“We Are Hacked” — Ukrainian Technos Hack Russian Media; Play Anti-War, Pro-Ukraine Songs In Embarrassment For Moscow

There were speculations that Russia would conduct aggressive cyber-warfare campaigns against Ukraine following its invasion of the country to disrupt its military and other critical communication.

Despite the passage of more than three months, Moscow has yet to demonstrate cyber capabilities capable of crippling Ukraine’s communication and other critical infrastructure, causing experts to cast doubt on Kremlin’s cyberwar capabilities.

On Wednesday (June 8), several European military cyber defense leaders concluded that Russia’s use of digital combat capabilities in their operation against Ukraine has been significantly less effective than predicted. 

“Among cybersecurity experts, we were pretty sure that there would be a cyber Pearl Harbor, based on past experience of Russian behavior and capabilities,” said General Karol Molenda, head of Poland’s National Cyber Security Centre. 

When Russia invaded Ukraine, there was a widespread belief that Russian hackers would easily disrupt Ukrainian communication links. However, for the most part of the country, Ukraine has managed to preserve internet and cell phone connectivity. 

Speaking at the International Cybersecurity Forum (FIC) in Lille, northern France, Gen Molenda made a similar statement, saying that Ukraine was prepared and had “withstood attacks from Russia.” 

This demonstrated, he claimed, that it was possible to prepare for a cyber conflict with Russia, which he described as “good at offensive capabilities but not so good at defense.”

He mentioned a number of cyber attacks that had occurred in the country, the majority of which were the work of independent hackers. 

Experts are baffled as to why the Russian government has not deployed cyber operations in a way that is clearly integrated with military units and intended to assist land or air forces in advance more smoothly. 
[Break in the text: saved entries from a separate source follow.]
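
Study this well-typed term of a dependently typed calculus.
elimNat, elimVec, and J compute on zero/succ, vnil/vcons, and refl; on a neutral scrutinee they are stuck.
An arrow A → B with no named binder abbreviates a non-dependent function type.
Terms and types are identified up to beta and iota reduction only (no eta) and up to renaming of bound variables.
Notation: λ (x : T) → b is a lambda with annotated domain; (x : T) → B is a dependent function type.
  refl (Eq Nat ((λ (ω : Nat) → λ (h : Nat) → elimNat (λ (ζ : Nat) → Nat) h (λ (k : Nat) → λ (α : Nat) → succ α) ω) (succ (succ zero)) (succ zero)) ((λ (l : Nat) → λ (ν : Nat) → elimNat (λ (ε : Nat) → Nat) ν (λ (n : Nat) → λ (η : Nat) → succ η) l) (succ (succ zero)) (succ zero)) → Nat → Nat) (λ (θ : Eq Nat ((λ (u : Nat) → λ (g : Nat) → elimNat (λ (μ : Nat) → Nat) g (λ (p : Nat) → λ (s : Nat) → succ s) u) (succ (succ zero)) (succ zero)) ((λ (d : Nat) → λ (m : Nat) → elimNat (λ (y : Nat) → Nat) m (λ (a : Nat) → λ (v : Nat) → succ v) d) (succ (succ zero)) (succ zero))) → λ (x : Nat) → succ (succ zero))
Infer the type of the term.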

Lithuania’s head of cybersecurity, Colonel Romualdas Petkevicius, believed that Russia is “not ready to wage coordinated cyber and kinetic war.” He told AFP that there are “thousands” of cyber activities going on in Ukraine. “But, I don’t think they are well-planned.” 

File Image: Vladimir Putin and Sergey Shoigu

The head of France’s cyber defense force, General Didier Tisseyre, made a similar point regarding the gap between cyber attacks and Russia’s military offensive on the ground. 
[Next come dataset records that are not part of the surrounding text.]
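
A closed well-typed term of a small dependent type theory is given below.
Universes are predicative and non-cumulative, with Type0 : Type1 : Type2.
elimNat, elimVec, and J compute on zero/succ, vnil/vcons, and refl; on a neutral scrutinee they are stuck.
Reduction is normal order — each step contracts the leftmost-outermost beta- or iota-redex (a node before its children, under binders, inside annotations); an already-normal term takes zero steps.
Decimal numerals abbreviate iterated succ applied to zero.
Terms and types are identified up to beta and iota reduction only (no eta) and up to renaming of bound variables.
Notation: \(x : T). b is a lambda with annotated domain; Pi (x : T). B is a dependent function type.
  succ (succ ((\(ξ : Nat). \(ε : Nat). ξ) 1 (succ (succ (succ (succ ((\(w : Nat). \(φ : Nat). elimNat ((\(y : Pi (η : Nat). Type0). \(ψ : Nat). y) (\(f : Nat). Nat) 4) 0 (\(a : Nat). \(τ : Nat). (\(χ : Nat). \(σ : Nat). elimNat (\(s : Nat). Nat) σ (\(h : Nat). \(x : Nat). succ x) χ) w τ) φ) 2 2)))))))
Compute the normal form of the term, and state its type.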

“Maybe they didn’t manage to organize it the way they wanted to,” and their capacities “are not as strong as we imagine,” he said.

But, as he pointed out, the analysis of the conflict is complicated because independent hacking organizations have joined the fight, as well as firms like Microsoft and Starlink stepping in to help Ukraine.

The current cyber-conflict is akin to a rugby world cup “where all the teams are on the field without their distinctive jerseys. The public is on the field too, and you have to prevent tries from being scored.”

What About Ukraine? 

On the other hand, Ukrainian forces, as well as other independent hackers, are constantly attacking Russian websites and channels. Kyiv has even organized an “IT army” to fight against Russia-backed hackers.

Recently, Russia’s Kommersant FM’s midday newscast was abruptly interrupted by the Ukrainian national anthem ‘Oh, the Red Viburnum in the Meadow’ and a song called ‘We Don’t Need War’ by Russian rock group Nogu Svelo.

Kommersant FM is associated with the Kommersant newspaper, which covers politics and business. The radio broadcast had been hacked, according to Alexey Vorobyov, editor-in-chief of Kommersant FM. “We were really hacked,” he stated.

“Technical specialists are now finding out the origin of this attack, trying to do something with the internet stream.”

According to the BBC’s Francis Scarr, “Russian radio station Kommersant FM has been hacked and is currently playing Ukrainian and anti-war songs.” 

“Midway through a news bulletin not long ago, patriotic Ukrainian song Ой у лузі червонa калина started playing.” It’s the latest instance of anti-war messaging on pro-Kremlin radio. 

The most high-profile instance included Marina Ovsyannikova, 43, who disturbed a live TV program on Russia’s Channel One. The producer stood behind the main broadcaster, carrying a sign that read, “No to war, stop this war – propaganda lies to you.” 

Furthermore, thousands more screamed ‘F*** the war!’ last month at a rock event in Moscow, while a Russian priest was recently detained for stating military fighting in Ukraine would go to hell.

The Kremlin offensive has often been forced to reorganize its tactics following terrible defeats in crucial battles, with numerous generals reportedly killed.